First Steps: What To Do If You Are Considering Blowing The Whistle Under The False Claims Act - Video
Qui tam whistleblowers often find themselves in a confusing situation. They discover that an institution or company they trusted is engaged in a scheme to commit fraud on the government. They aren’t lawyers, and often have never been involved in the legal system before. So, what should they do?
First, preserve evidence. When you accuse a company or institution of fraud, the government is not just going to take your word for it. Most cases are built with documents and other types of evidence that corroborate the whistleblower’s own testimony. If you have questions about how to handle sensitive documents, consult an attorney.
Second, act quickly. The False Claims Act has a statute of limitations – basically, a deadline – for filing cases. Subject to some exceptions, a qui tam case under the False Claims Act must be brought within six (6) years of when the fraud occurred. If you wait too long, you may lose your right to obtain an award. In addition to the statue of limitations, the qui tam provision of the False Claims Act also has what is known as a “first to file” rule. Only the first qui tam whistleblower (also known as a “relator”) that brings a lawsuit arising out of a particular fraud scheme will be entitled to a share of the monetary reward.
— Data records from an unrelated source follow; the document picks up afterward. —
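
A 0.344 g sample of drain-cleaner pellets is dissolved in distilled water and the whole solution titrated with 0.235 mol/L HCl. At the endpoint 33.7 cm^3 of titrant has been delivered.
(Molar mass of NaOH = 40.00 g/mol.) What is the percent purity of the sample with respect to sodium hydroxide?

NaOH + HCl → NaCl + H2O
n(HCl) = 0.0337 L × 0.235 mol/L = 7.92 × 10^-3 mol
n(NaOH) = 7.92 × 10^-3 mol (1:1 ratio)
mass of NaOH = 7.92 × 10^-3 × 40.00 g/mol = 0.317 g
% NaOH = 0.317 / 0.344 × 100 = 92.1 %

92.1 %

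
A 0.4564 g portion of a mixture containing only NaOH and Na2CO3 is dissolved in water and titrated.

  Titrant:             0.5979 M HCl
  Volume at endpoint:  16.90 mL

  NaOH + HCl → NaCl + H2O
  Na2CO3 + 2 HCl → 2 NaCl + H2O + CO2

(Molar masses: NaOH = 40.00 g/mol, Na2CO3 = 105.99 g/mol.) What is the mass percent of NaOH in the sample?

n(HCl) = 0.01690 × 0.5979 = 0.01010 mol
Let x = n(NaOH), y = n(Na2CO3).
Titrant: 1x + 2y = 0.01010;  mass: 40.00x + 105.99y = 0.4564
Solving, x = 6.086 × 10^-3 mol, y = 2.009 × 10^-3 mol
mass of NaOH = 6.086 × 10^-3 × 40.00 = 0.2434 g
% NaOH = 0.2434 / 0.4564 × 100 = 53.34 %

53.34 %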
This means that if more than one whistleblower discloses the same fraud, or brings another qui tam action, before you do, only the first whistleblower to file is eligible for an award. So for this reason, moving quickly can be important. However, it is sometimes possible for a group of whistleblowers to work together and jointly bring a False Claims Act qui tam case on behalf of the government. In some cases, this may be beneficial if more than one person has independent knowledge of the fraud being committed.
Finally, talk to a qui tam attorney. A good lawyer with experience in False Claims Act whistleblower cases can help you through the process of deciding whether or not to go forward with your case. Your discussions with the attorney will be confidential.